Hoe groot en langdurig de liefdes die later kwamen ook waren, je eerste liefde vergeet je nooit. En heel soms blijkt die uiteindelijk toch de one and only te zijn.

eerste liefde

Heimwee

Ook ik voel een zoete heimwee als ik denk aan mijn eerste liefde: Dirk uit Duitsland. Ik was veertien toen ik hem in 1982 ontmoette tijdens een gezinsvakantie in de Harz. Kort bruinleren jekkie, versleten broek, halflang zwart haar, brommer – supersexy vond ik ’m. En het allerleukste: hij wilde mij! De onzekere, zichzelf onzichtbaar wanende puber werd gezien.
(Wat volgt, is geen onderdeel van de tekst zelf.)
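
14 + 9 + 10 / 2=28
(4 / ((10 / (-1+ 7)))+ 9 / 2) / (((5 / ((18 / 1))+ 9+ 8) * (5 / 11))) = 6831 / 7775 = 0.88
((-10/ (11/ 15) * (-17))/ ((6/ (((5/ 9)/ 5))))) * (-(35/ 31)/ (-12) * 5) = 74375/ 36828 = 2.02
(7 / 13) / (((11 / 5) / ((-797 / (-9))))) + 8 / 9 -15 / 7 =183968 / 9009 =20.42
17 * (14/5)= 238/5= 47.60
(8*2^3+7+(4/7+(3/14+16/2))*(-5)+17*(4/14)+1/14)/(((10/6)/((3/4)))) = 72/5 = 14.40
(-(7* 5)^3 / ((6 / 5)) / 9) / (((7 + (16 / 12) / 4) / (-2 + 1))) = 214375 / 396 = 541.35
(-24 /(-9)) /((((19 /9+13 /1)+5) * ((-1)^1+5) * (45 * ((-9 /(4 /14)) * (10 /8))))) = -16 /855225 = -0.00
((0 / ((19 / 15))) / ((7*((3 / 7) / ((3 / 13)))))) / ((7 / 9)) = 0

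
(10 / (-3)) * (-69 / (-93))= -230 / 93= -2.47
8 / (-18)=-4 / 9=-0.44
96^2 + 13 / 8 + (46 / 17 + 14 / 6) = 3762847 / 408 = 9222.66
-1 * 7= -7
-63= -63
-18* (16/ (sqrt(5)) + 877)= -15914.80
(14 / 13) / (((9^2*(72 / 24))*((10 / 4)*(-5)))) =-28 / 78975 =-0.00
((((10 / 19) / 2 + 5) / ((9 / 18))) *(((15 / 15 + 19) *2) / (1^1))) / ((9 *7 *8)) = 1000 / 1197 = 0.84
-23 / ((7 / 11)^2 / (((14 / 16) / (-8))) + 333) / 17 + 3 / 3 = 674582 / 677365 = 1.00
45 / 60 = 3 / 4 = 0.75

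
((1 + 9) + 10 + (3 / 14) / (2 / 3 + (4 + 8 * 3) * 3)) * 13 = 924677 / 3556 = 260.03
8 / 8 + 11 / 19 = 30 / 19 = 1.58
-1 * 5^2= -25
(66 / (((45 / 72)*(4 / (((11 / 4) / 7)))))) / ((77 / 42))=5.66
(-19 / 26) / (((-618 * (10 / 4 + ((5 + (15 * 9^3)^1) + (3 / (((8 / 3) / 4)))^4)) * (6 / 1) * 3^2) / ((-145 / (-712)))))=0.00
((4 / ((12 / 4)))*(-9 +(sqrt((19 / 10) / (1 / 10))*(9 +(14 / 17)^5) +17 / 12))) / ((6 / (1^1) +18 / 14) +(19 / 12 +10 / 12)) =-2548 / 2445 +1491452144*sqrt(19) / 1157183455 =4.58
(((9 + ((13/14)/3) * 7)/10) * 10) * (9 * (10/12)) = 335/4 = 83.75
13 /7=1.86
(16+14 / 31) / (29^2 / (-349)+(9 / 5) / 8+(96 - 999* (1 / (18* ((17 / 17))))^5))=0.18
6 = 6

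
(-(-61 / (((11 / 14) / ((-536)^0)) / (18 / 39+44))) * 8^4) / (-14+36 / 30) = -157955840 / 143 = -1104586.29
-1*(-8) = 8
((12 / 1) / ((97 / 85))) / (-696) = -85 / 5626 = -0.02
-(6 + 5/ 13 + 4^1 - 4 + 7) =-174/ 13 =-13.38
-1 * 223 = -223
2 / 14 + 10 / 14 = 6 / 7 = 0.86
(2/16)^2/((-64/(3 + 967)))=-485/2048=-0.24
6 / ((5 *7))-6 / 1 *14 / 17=-2838 / 595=-4.77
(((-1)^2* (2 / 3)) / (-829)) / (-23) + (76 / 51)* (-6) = -8694518 / 972417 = -8.94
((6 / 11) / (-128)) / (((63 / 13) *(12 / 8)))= -0.00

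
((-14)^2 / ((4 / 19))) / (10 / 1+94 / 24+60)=11172 / 887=12.60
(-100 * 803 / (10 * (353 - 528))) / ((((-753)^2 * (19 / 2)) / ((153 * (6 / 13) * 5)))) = 327624 / 108928729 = 0.00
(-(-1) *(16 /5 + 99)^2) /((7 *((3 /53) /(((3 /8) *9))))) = 17793531 /200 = 88967.66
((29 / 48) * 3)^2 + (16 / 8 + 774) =199497 / 256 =779.29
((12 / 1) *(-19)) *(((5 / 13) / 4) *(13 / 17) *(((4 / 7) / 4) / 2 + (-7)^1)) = 27645 / 238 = 116.16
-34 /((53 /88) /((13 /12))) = -9724 /159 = -61.16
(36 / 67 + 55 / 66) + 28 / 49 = 5465 / 2814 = 1.94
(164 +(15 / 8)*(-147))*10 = -1116.25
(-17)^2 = 289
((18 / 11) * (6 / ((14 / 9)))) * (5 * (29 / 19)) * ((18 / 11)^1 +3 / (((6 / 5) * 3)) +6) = 6565455 / 16093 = 407.97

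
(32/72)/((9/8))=32/81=0.40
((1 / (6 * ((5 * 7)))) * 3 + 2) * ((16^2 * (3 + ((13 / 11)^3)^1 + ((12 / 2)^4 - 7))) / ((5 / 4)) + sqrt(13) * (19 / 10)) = 533677.95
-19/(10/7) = -133/10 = -13.30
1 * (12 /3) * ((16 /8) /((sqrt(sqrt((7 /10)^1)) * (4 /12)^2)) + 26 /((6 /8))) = 72 * 10^(1 /4) * 7^(3 /4) /7 + 416 /3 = 217.38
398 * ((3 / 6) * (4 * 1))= 796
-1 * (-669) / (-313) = -669 / 313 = -2.14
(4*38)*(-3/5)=-456/5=-91.20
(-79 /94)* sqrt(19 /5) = -79* sqrt(95) /470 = -1.64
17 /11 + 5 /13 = 276 /143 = 1.93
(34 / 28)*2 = 17 / 7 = 2.43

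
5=5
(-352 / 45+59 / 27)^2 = 31.78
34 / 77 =0.44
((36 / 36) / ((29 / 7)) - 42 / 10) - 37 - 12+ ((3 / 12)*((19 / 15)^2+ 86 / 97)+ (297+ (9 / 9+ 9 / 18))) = 623213753 / 2531700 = 246.16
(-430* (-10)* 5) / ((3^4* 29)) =21500 / 2349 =9.15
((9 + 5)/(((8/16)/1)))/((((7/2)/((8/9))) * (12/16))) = 256/27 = 9.48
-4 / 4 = -1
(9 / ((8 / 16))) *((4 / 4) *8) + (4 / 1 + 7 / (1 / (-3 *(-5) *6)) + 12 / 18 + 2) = 780.67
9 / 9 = 1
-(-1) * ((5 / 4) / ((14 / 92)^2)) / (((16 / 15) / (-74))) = -3744.83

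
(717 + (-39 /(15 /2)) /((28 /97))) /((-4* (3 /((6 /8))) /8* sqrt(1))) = -48929 /140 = -349.49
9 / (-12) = -3 / 4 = -0.75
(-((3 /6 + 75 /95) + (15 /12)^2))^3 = -651714363 /28094464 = -23.20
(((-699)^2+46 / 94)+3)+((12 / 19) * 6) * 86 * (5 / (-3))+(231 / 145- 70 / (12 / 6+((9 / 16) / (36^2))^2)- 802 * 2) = 668696999661660184 / 1374720621005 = 486423.92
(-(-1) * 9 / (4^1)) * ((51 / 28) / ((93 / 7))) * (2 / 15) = 51 / 1240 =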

Slechts twee weken heeft onze romance geduurd, maar wat een verpletterende indruk heeft die gemaakt. Nog altijd kan ik zijn zachte glimlach en verliefde ogen moeiteloos voor mijn geestesoog toveren en als ik zou willen, zou ik zijn kussen nog kunnen proeven.

Een beetje eng

Die eerste liefde... Vaak weten we nog exact hoe hij rook, hoe hij bewoog en hoe hij sprak. En wordt ons geheugen getriggerd door een lied, een beeld, of een geur, dan herinneren we ons onze allereerste lovestory weer tot in het kleinste detail. Hoe kan dat toch? Volgens de Amerikaanse psycholoog Arthur Aron is dat omdat alle eerste ervaringen beter worden onthouden dan latere. Waarschijnlijk vanwege de opwinding. ‘Vooral als het een beetje eng is. En dat is verliefd zijn immers.’ Biologe Helen Fisher vergelijkt een eerste verliefdheid zelfs met een eerste dosis drugs. Want, ontdekte zij, de chemische reacties die plaatsvinden in je brein zijn bijna dezelfde. Net als bij drugs zijn die de eerste keer het heftigst, daarna treedt gewenning op. En als die eerste keer dan ook nog eens plaatsvindt tussen het vijftiende en zesentwintigste levensjaar, zoals meestal het geval is met eerste liefdes, dan is een levenslange impact verzekerd. Want volgens Jefferson Singer, een in het autobiografisch geheugen gespecialiseerde psycholoog, is dat de tijd waarin het geheugen een piekfase doormaakt. Hij noemt dit de ‘memory bump’. Sommige onderzoekers beweren dat zo’n eerste, intense ervaring een soort afdruk in je hersenen achterlaat die toekomstige keuzes zou bepalen.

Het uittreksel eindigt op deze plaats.